For more information about PVH Corp.'s Board of Directors and corporate governance practices, visit https://www.pvh.com/investor-relations/governance.
About PVH Corp.
PVH is one of the world's largest fashion companies, connecting with consumers in over 40 countries. Our global iconic brands include Calvin Klein and TOMMY HILFIGER. Our 140-year history is built on the strength of our brands, our team, and our commitment to drive fashion forward for good. That's the Power of Us. That's the Power of PVH.
Follow us on Facebook, Instagram, X and LinkedIn.

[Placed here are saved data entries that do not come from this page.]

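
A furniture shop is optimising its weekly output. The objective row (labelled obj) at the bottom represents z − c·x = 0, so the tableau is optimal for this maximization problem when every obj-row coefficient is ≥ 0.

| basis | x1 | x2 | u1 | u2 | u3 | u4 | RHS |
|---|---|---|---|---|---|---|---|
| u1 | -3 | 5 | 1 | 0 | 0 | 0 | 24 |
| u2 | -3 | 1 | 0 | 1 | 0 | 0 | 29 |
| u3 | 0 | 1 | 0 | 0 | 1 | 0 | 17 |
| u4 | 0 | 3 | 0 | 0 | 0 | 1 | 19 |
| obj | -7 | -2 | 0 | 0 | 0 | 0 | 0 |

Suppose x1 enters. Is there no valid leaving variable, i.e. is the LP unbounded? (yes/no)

yes

Every constraint-row entry in column x1 is ≤ 0, so increasing x1 is unbounded.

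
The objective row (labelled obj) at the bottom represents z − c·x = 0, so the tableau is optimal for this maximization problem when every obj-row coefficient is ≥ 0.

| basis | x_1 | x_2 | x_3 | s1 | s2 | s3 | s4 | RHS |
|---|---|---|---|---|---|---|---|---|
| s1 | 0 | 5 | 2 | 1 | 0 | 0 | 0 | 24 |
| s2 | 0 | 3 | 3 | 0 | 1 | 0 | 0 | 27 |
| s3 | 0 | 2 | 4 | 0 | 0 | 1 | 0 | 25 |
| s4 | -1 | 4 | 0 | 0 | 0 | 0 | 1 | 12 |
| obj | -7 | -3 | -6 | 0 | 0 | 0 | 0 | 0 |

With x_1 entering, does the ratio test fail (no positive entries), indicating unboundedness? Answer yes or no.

Every constraint-row entry in column x_1 is ≤ 0, so increasing x_1 is unbounded.

yes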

SAFE HARBOR STATEMENT UNDER THE PRIVATE SECURITIES LITIGATION REFORM ACT OF 1995: Forward-looking statements in this press release, including, without limitation, statements relating to the Company’s future plans, strategies, objectives, expectations and intentions are made pursuant to the safe harbor provisions of the Private Securities Litigation Reform Act of 1995. Investors are cautioned that such forward-looking statements are inherently subject to risks and uncertainties, many of which cannot be predicted with accuracy, and some of which might not be anticipated, including, without limitation, (i) the Company’s plans, strategies, objectives, expectations and intentions are subject to change at any time at the discretion of the Company; and (ii) the other risks and uncertainties indicated from time to time in the Company’s filings with the Securities and Exchange Commission.
The Company does not undertake any obligation to update publicly any forward-looking statement, whether as a result of the receipt of new information, future events or otherwise.